Gallium and germanium after China's export controls: where the Western tonnes come from
Two minerals that no one in your organisation worried about three years ago — and that now block 5G and defence procurement.
By STRATEGIA analyst desk
KEY TAKEAWAYS
- By-product economics make these supplies structurally tight
- Umicore is the strategic Western germanium source
- Recycling is the bridge until 2028+
- Defence and 5G procurement are the most exposed
Why these metals matter suddenly
Gallium goes into 5G base-station chips and radar systems. Germanium goes into fibre-optic preforms, infrared optics, and military thermal imaging.

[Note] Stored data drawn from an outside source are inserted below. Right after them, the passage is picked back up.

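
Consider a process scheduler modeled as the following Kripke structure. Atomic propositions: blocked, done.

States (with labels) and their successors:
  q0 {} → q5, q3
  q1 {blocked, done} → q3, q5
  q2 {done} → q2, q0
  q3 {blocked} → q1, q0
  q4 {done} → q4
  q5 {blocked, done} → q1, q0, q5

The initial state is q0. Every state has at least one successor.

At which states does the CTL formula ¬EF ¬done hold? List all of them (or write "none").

States satisfying ¬done: {q0, q3}.
States satisfying EF ¬done: {q0, q1, q2, q3, q5}.
States satisfying ¬EF ¬done: {q4}.

{q4}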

Both are by-products — gallium from bauxite/zinc residues, germanium from zinc and coal fly ash — which means production cannot ramp independently of host-metal output.
The supply structure
Gallium: 94% China, 4% Russia, with small Korean and Japanese output. Germanium: 83% China, with Belgium (Umicore), Russia and Canada (Teck) the only at-scale Western producers. Both subject to Chinese export licensing since August 2023.
What is realistic in 2026
For gallium: Western recyclers extracting from GaAs scrap (5N Plus, Indium Corp). Pilots at zinc smelters in Europe and N. America for primary recovery. For germanium: Umicore Hoboken (BE) remains the strategic Western source — capacity ~40 tpa. Recovery from coal fly ash being piloted in Canada and the US (DPA Title III grants).